Wednesday’s votes were made possible by an emergency motion approved Tuesday night that allowed lawmakers to set Parliament’s agenda for Wednesday instead of the government.

The prime minister’s party suspended 21 Conservatives who backed that effort on Tuesday, in what one member of the rebel group, former Chancellor Philip Hammond, called a “mass purge.”

Hammond told Parliament on Wednesday that preventing Britain leaving the EU without a deal was necessary because “there is no mandate for a no-deal Brexit and a no-deal Brexit will be a catastrophe.”

“Many of us now sitting on the back benches have seen the detailed analysis from inside government of the damaging impact of a no-deal Brexit,” Hammond said.

Another censured Conservative rebel, Nicholas Soames, again backed the bill on Wednesday, saying he expected to step down as a member of Parliament, after 37 years, before the next election.

“I am truly sad that it should end in this way,” said Soames, the grandson of Conservative wartime Prime Minister Winston Churchill.

Ahead of the debate on the bill, Johnson warned that the bill to block a no-deal Brexit would “undermine this country’s ability to negotiate” with the European Union.

Johnson, in his first appearance at prime minister’s questions since taking office in late July, said he still aimed to negotiate a new Brexit deal before a European Council summit on Oct. 17.

Johnson said he remains confident that EU leaders will agree to remove a controversial “backstop” provision from Britain’s EU withdrawal agreement, which is designed to guarantee an open border between Northern Ireland and the Republic of Ireland after Brexit.

But in Brussels, an EU diplomat said there was “growing frustration among the EU27 that London has not yet come forward with the promised proposal on the backstop.”

“If the U.K. wants a meaningful discussion, it needs to move quickly since time is running out to prevent a no-deal,” the diplomat told dpa on condition of anonymity.

Johnson also urged opposition lawmakers to back his plan for an election.
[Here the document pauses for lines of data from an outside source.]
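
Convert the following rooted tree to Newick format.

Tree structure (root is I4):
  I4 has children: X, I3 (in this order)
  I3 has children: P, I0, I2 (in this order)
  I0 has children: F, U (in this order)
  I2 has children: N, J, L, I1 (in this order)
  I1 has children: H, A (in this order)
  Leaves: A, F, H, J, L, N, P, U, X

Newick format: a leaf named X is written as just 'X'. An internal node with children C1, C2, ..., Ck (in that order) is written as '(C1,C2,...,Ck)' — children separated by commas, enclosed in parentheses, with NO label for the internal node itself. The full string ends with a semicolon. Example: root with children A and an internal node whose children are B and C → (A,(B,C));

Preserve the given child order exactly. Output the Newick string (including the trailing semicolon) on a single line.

Answer: (X,(P,(F,U),(N,J,L,(H,A))));

Derivation:
internal I4 with children ['X', 'I3']
  leaf 'X' → 'X'
  internal I3 with children ['P', 'I0', 'I2']
    leaf 'P' → 'P'
    internal I0 with children ['F', 'U']
      leaf 'F' → 'F'
      leaf 'U' → 'U'
    → '(F,U)'
    internal I2 with children ['N', 'J', 'L', 'I1']
      leaf 'N' → 'N'
      leaf 'J' → 'J'
      leaf 'L' → 'L'
      internal I1 with children ['H', 'A']
        leaf 'H' → 'H'
        leaf 'A' → 'A'
      → '(H,A)'
    → '(N,J,L,(H,A))'
  → '(P,(F,U),(N,J,L,(H,A)))'
→ '(X,(P,(F,U),(N,J,L,(H,A))))'
Final: (X,(P,(F,U),(N,J,L,(H,A))));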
The prime minister needs the backing of two-thirds of lawmakers for an election to go ahead, but Labour and other opposition parties have said they are unlikely to support it until their planned legislation to prevent a no-deal Brexit becomes law.

If he fails to secure backing for an election on Wednesday, Johnson could return to his earlier plan, announced last week, to suspend Parliament from mid-September until mid-October.